Along the way, the film gives us everything we could possibly want: beautiful clothing, outrageous parties, Asian food porn, gorgeous men and women, and acid-dipped one liners. In the end, though, it would all be for naught if the film didn’t have heart and it does. We care deeply about these characters and the film does, too. Rachel, is the perfect example of an Asian-American who has set out to pursue her dreams. She’s undeniably smart and doesn’t back down, making her a lovable character that audience members can’t help but cheer on. And the film is ultimately about Rachel finding her power, staying true to who she is, and standing up to Nick’s imperious mother and grandmother. It’s also about the balance between family sacrifice and self-fulfillment. One element that the film relies on often to create a funny scene is the idea that word spreads extremely quickly in many Asian communities, such as when Rachel’s relationship with Nick becomes completely public overseas through just one text message.

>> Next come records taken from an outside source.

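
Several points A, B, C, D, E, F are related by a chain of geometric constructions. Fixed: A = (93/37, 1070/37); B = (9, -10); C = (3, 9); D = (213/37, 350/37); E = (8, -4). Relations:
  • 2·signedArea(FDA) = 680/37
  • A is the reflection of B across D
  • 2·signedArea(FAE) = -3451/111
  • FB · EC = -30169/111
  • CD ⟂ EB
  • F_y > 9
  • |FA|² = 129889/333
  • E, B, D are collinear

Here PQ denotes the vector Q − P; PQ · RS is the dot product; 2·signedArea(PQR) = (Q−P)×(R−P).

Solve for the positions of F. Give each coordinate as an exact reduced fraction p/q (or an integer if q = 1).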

Having said that, visually, this is a stunning film, it’s vibrant and slightly gaudy, so the excessive lifestyle Nick Young’s family has jumps off the screen.
At one point, a bride literally walks through an aisle of water in the most extravagant wedding in recent cinematic history. But of course it’s not perfect. Like rom-coms before it, it has a blatantly superficial side, so drowning in the accoutrements of high-society Singapore that it conflates materialism with matrimony and some could reasonably quibble that director Chu‘s film has blind spots of its own, omitting South and Southeastern Asians for a tale entirely focused on Chinese and Chinese-American characters. Most importantly for an Indian audience who has been gobbling up Bollywood romance for so long, much of the traditional setting minus the songs may seem familiar.
Yet despite that fact, the film is delightful watch thanks to its spectacular ensemble of performers. Led by Constance Wu, who is without a doubt one of the most charming actresses I have come across recently and Harry Golding, who brings a great deal of personality to his likable character, the two share a sparkling chemistry. The usually underutilized Michelle Yeoh finally gets a respectable role after 2000’s Crouching Tiger, Hidden Dragon, to sink her teeth into and manages to cut down anyone in her path down without more than a single glance. Awkwafina continues her breakout summer as the kind of friend who’s great to have around even when she’s knowingly overstaying her welcome. Gemma Chan, as Nick’s big-hearted sister Astrid, is equally compelling as a woman whose total assurance about herself and her life causes the biggest problems at home. In other roles, Lisa Lu, Ken Jeong, Sonoya Mizuno, Chris Pang, Jimmy O. Yang, Ronny Chieng, Remy Hii, Nico Santos and Jing Lusi stand out. On the whole, ‘Crazy Rich Asians’ is a typical romantic comedy that not only manages to be funny and poignant, but also offers a fresh take with an all Asian cast.